Broks gives a
whirlwind tour of the last fifty years of neurological research,
a Copernican revolution of the self; a historical shift from the age of solipsism, when we were all at the centre of the universe - self-loving, self-loathing, self-absorbed - to an era of self-dispersion when ego is deemed constrictive. I saw the science of selfhood figure increasingly in the great social and moral debates of the century, from age-old wrangles about euthanasia and free will to disputes over brain enhancement, cyberethics, and the fusion, fission and transposition of minds.
In his most interesting moments, Broks, much like Dr. Oliver Sacks, shows how the brain can break down to reveal its essences.
The neurological diseases that were then still prevalent tended to carve human nature at its joints in such ways, and one occasionally saw what appeared to be clear dissociations of the two "selves". I remember an epileptic patient telling me of her intermittent loss of identity, a condition known as transient epileptic amnesia. Her surroundings would suddenly feel unfamiliar, and then she would begin to feel unfamiliar to herself. Soon she had no idea who she was, where she was or what she was doing. She was stripped to the minimal self: a floating point of subjective awareness untethered by identity.

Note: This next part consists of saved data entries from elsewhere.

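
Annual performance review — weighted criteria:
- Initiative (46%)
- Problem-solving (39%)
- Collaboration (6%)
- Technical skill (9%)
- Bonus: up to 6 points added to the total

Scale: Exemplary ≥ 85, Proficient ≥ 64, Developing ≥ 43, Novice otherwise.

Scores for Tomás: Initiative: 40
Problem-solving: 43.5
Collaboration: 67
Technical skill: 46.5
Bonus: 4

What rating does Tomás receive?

Weighted total:
  Initiative 40 × 0.46 = 18.4
  Problem-solving 43.5 × 0.39 = 16.965
  Collaboration 67 × 0.06 = 4.02
  Technical skill 46.5 × 0.09 = 4.185
Sum = 43.57
Bonus: 43.57 + 4 = 47.57
47.57 is ≥ 43 and < 64 → Developing

Developing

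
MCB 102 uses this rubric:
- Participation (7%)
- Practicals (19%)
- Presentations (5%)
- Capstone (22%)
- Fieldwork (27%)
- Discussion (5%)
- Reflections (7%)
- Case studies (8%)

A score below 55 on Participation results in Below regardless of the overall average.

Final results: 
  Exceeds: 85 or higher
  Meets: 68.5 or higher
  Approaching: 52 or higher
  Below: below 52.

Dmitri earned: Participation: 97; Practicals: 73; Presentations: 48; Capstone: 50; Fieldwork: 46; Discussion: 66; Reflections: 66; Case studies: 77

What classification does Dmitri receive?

Participation score 97 ≥ 55: minimum met.
Weighted total:
  Participation 97 × 0.07 = 6.79
  Practicals 73 × 0.19 = 13.87
  Presentations 48 × 0.05 = 2.4
  Capstone 50 × 0.22 = 11
  Fieldwork 46 × 0.27 = 12.42
  Discussion 66 × 0.05 = 3.3
  Reflections 66 × 0.07 = 4.62
  Case studies 77 × 0.08 = 6.16
Sum = 60.56
60.56 is ≥ 52 and < 68.5 → Approaching

Approaching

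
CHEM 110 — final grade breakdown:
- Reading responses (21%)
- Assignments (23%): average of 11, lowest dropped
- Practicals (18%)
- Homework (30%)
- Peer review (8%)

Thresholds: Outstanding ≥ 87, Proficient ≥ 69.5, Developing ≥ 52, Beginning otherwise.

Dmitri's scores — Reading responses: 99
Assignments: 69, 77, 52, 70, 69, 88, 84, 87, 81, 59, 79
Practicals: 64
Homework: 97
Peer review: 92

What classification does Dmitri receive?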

In other, rare, cases I saw the opposite: the minimal self dissolving, leaving only the story of the extended self. One patient had a strong sense of identity and autobiography but believed that she had ceased to exist. "Am I dead?" she asked. This condition, Cotard's syndrome, was due to a neurological decoupling of feelings and thoughts. Thinking that one exists was not enough: the notion had also to be felt - "I feel I think, therefore I am."
This "dissolution" of the self, in society, in life, in medicine, where does it leave us? Says Brok, "And in the end? A liberating truth. There are no souls, only stories."